Pyroclastic flows were also produced throughout the period. A small one on 15 November 2000 traveled N from the summit, entered the upper reaches of Tyre's Ghaut, and reached ~1 km away from the dome. On 17 November pyroclastic-flow deposits were noted in the upper reaches of Tuitt's Ghaut and White's Ghaut on the volcano's NE side; this was the first new dome material to have traveled down the notch between the N and NE lobes from the 1995-98 dome. By 8 December 2000 the notch between the central and NE buttresses of the 1995-98 dome was 60 m wide. Another small flow occurred down the White River valley on 1 February 2001 and traveled about 1 km from the dome. On 8 February 2001 new pyroclastic-flow deposits had formed in the upper portion of Tuitt's Ghaut up to ~300 m from the dome. By mid-February new pyroclastic-flow deposits had also formed down the Tar River on the E flank, and, by 23 February, had reached as far as the old coastline. New deposits were also seen by 23 February in the S White River valley just 50 m short of the coastline.

On 25 February 2001 a pyroclastic flow spread over the N and central parts of the White River fan. A hybrid earthquake swarm occurred after this collapse (table 36). Subsequently, small pyroclastic flows traveled into the upper portion of the White River valley and were accompanied by banded tremor and weak hybrid earthquakes. By 9 March steady dome growth appeared to have resumed.

Seismicity and COSPEC measurements of SO2 are presented in table 36. The SO2 data are in the range of average daily values (in metric tons/day) measured during the report week and include the range of data obtained from both helicopter and static mounted sensors.

Geologic Background. The complex, dominantly andesitic Soufrière Hills volcano occupies the southern half of the island of Montserrat.

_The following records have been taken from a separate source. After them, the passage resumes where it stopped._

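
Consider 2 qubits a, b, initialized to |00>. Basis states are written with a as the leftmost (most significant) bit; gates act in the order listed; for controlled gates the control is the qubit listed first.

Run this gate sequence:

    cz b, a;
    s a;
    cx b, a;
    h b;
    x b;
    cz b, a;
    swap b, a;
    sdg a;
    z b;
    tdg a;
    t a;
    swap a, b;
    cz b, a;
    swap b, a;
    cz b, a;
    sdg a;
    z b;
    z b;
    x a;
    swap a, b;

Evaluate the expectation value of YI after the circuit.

The expectation value of YI is 0.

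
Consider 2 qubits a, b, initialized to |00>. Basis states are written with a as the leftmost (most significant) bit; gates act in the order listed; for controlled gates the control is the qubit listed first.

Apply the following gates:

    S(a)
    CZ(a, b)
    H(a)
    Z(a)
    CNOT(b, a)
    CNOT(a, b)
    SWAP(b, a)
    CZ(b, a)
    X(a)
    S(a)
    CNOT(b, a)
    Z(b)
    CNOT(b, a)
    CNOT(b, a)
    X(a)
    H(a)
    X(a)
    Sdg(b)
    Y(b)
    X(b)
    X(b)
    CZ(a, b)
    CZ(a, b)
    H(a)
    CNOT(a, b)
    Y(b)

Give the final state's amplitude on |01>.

The amplitude on |01> is sqrt(2)*I/2. Key observation: steps 20-21 multiply out to the identity, so the circuit reduces to the remaining gates.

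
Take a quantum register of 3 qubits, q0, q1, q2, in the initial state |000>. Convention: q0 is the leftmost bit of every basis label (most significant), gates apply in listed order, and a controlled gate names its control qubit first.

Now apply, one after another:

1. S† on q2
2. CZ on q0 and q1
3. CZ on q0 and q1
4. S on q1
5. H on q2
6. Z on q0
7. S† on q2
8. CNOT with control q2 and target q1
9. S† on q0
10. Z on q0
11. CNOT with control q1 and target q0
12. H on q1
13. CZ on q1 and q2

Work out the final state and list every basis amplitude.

The resulting statevector has amplitude 1/2 on |000>, 0 on |001>, 1/2 on |010>, 0 on |011>, 0 on |100>, -I/2 on |101>, 0 on |110>, -I/2 on |111>.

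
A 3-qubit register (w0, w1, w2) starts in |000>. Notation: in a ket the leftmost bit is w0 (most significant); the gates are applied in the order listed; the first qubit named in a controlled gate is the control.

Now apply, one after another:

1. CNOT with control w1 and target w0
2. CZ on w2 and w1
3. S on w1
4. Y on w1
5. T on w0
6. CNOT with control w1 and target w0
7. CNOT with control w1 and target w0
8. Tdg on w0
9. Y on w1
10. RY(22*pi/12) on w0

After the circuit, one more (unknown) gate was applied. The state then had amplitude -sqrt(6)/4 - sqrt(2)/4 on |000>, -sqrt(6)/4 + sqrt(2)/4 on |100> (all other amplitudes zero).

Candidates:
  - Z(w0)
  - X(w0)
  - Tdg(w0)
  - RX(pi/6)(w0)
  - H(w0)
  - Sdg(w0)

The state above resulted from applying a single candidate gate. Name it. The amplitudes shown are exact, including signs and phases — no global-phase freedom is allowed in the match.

It was Z(w0) that produced the state shown. Key observation: the block from step 4 through step 9 cancels to the identity and can be dropped.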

The summit area consists primarily of a series of lava domes emplaced along an ESE-trending zone. The volcano is flanked by Pleistocene complexes to the north and south. English's Crater, a 1-km-wide crater breached widely to the east by edifice collapse, was formed about 2000 years ago as a result of the youngest of several collapse events producing submarine debris-avalanche deposits. Block-and-ash flow and surge deposits associated with dome growth predominate in flank deposits, including those from an eruption that likely preceded the 1632 CE settlement of the island, allowing cultivation on recently devegetated land to near the summit. Non-eruptive seismic swarms occurred at 30-year intervals in the 20th century, but no historical eruptions were recorded until 1995. Long-term small-to-moderate ash eruptions beginning in that year were later accompanied by lava-dome growth and pyroclastic flows that forced evacuation of the southern half of the island and ultimately destroyed the capital city of Plymouth, causing major social and economic disruption.